Nachhilfeschulen gehören zum Alltag der meisten Mittelschüler, die sich auf die alles entscheidende Aufnahmeprüfung für die Oberschule vorbereiten. Eltern und Lehrer wissen den Wert dieser Schulen zu schätzen, sorgen sich aber um deren Einfluß auf die Art, wie die Kinder lernen.

Wie die meisten der engen Straßen Taipeis, die sich hinter den Hauptverkehrsstraßen entlangwinden, ist die von der Jenai-Straße abgehende Gasse 122 tagsüber ruhig. Wenn jedoch die Dämmerung hereinbricht, füllt sich die von hohen Apartmenthäusern flankierte, kurze Gasse mit Gruppen Heranwachsender, die alle in identischen weißen Hemden und blauen Shorts oder Faltenröcken gekleidet sind, der Uniform der nahen Jenai-Mittelschule. Plötzlich ist die Gasse voller Lärm und Bewegung. Ungefähr eine halbe Stunde lang befinden sich so viele Schüler auf der Straße, daß es Autos und Motorräder schwer haben, sich einen Weg durch das Gedränge zu bahnen. Die jungen Leute strömen auf ein rotes Apartmenthaus zu, das sich in nichts von den umliegenden Hochhäusern unterscheidet. Bis 18.30 Uhr ist es wieder ruhig in der Gasse, aber um 21.30 Uhr erwacht sie erneut kurz zum Leben, wenn die Schüler aus dem Gebäude kommen, sich voneinander verabschieden und auf den Heimweg machen.

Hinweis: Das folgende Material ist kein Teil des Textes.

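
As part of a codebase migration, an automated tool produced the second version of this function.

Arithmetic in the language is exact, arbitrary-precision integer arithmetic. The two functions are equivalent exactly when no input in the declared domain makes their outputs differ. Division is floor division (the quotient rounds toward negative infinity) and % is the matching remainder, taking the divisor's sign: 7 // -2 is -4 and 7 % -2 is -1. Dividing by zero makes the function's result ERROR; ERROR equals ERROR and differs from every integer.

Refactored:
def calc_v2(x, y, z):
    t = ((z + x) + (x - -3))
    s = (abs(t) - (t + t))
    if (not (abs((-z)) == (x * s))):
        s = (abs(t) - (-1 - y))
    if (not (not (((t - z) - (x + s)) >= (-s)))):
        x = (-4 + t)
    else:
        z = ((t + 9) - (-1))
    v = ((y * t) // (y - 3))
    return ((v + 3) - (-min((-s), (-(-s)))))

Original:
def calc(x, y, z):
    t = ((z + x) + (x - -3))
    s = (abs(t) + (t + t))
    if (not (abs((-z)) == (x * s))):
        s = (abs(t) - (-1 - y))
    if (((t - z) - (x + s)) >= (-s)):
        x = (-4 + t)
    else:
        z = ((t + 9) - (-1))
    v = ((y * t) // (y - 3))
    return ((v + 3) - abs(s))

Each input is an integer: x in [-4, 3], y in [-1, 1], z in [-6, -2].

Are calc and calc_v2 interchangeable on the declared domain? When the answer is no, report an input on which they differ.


x=2, y=-1, z=-6 yields 0 from calc but 2 from calc_v2.
verdict: not equivalent; witness: x=2, y=-1, z=-6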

Ähnliche Szenen spielen sich in Innenstadtgebieten und kleinen Städten auf der ganzen Insel ab, wenn sich die Schüler auf den Weg zu oder von einer Abend-Nachhilfeschule ( 補習班, ausgesprochen pu-shi-pan) machen. Der Nachhilfeunterricht ist für die meisten Schüler zu einem integralen Bestandteil des Lebens geworden. Die Extraschulen bieten Kurse für jede Altersgruppe und jeden Bedarf; von Klassen für 4jährige, deren Eltern ihnen vor dem Schulanfang einen Vorteil verschaffen wollen, bis hin zu solchen für Collegestudenten, die für die Englischprüfungen TOEFL (Test of English as a Foreign Language) oder GRE (Graduate Record Examination) büffeln.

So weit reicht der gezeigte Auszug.